If you analyze the formula for calculating these metrics and their possible values, we can deduce some interesting things:
- When we open a buy trade and the price immediately rises to touch our take profit without falling into the zone of partial losses, then the MAE is equal to zero. And in the case of a short operation, the price falls until touching the TP without ever exceeding the entry price. This would be the ideal scenario that every trader wants every time he opens a trade.
- If, on the contrary, the operation immediately turns against us and at no time does it orbit the zone of partial profits, then in MFE is equal to zero.
- If he MFE is much higher than the profit of the operationThis means that we are leaving money on the table. This is a clear sign that we are not closing trades at the right time. When this happens, it is best to place a trailing stop or drag stop to protect the profits already obtained.
- If he MAE is far from the price of entry, our tolerance to irrigation may be too high. This may be a clear sign that our trading system can be improved.

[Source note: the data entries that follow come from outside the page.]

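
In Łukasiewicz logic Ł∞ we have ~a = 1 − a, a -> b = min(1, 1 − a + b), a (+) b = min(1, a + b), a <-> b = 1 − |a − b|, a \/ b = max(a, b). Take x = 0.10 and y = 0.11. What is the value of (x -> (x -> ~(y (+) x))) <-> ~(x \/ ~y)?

y (+) x = min(1, 0.11 + 0.10) = min(1, 0.21) = 0.21
~(y (+) x) = 1 − 0.21 = 0.79
x -> ~(y (+) x) = min(1, 1 − 0.10 + 0.79) = min(1, 1.69) = 1.00
x -> (x -> ~(y (+) x)) = min(1, 1 − 0.10 + 1.00) = min(1, 1.90) = 1.00
~y = 1 − 0.11 = 0.89
x \/ ~y = max(0.10, 0.89) = 0.89
~(x \/ ~y) = 1 − 0.89 = 0.11
(x -> (x -> ~(y (+) x))) <-> ~(x \/ ~y) = 1 − |1.00 − 0.11| = 1 − 0.89 = 0.11

0.11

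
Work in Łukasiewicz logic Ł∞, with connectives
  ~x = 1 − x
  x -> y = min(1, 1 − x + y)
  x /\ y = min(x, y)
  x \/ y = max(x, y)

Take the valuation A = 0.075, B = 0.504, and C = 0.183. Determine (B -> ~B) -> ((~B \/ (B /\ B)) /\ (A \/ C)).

~B = 1 − 0.504 = 0.496
B -> ~B = min(1, 1 − 0.504 + 0.496) = min(1, 0.992) = 0.992
B /\ B = min(0.504, 0.504) = 0.504
~B \/ (B /\ B) = max(0.496, 0.504) = 0.504
A \/ C = max(0.075, 0.183) = 0.183
(~B \/ (B /\ B)) /\ (A \/ C) = min(0.504, 0.183) = 0.183
(B -> ~B) -> ((~B \/ (B /\ B)) /\ (A \/ C)) = min(1, 1 − 0.992 + 0.183) = min(1, 0.191) = 0.191

0.191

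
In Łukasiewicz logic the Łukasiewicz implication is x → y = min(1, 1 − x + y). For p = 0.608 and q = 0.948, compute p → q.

p → q = min(1, 1 − 0.608 + 0.948) = min(1, 1.340) = 1.000
For comparison, the Gödel implication (1 if x ≤ y else y) would give 1.000.

1.000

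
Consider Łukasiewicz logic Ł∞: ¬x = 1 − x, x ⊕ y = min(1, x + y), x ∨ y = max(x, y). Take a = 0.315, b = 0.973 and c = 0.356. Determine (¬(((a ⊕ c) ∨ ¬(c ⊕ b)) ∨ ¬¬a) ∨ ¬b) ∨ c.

0.356

a ⊕ c = min(1, 0.315 + 0.356) = min(1, 0.671) = 0.671
c ⊕ b = min(1, 0.356 + 0.973) = min(1, 1.329) = 1.000
¬(c ⊕ b) = 1 − 1.000 = 0.000
(a ⊕ c) ∨ ¬(c ⊕ b) = max(0.671, 0.000) = 0.671
¬a = 1 − 0.315 = 0.685
¬¬a = 1 − 0.685 = 0.315
((a ⊕ c) ∨ ¬(c ⊕ b)) ∨ ¬¬a = max(0.671, 0.315) = 0.671
¬(((a ⊕ c) ∨ ¬(c ⊕ b)) ∨ ¬¬a) = 1 − 0.671 = 0.329
¬b = 1 − 0.973 = 0.027
¬(((a ⊕ c) ∨ ¬(c ⊕ b)) ∨ ¬¬a) ∨ ¬b = max(0.329, 0.027) = 0.329
(¬(((a ⊕ c) ∨ ¬(c ⊕ b)) ∨ ¬¬a) ∨ ¬b) ∨ c = max(0.329, 0.356) = 0.356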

Finally, I would like to tell you that it is a good idea to complement these metrics with the ATR indicator (Average True Range) because it shows us the volatility of the price at the time of entering the market. This allows placing the profit and loss margins based on the volatility of the moment and not only as a fixed percentage. In this way, we avoid exiting the market early at times of higher volatility and at the same time allow us to further tighten stops at times of lower volatility.
If you were not applying this, do not go crazy. Just keep them in mind and learn about it. It is about having more and better information about your trading systems.
Now I ask you, did you know these metrics? Do you apply them in your trading? are you going to use them? I read you in comments!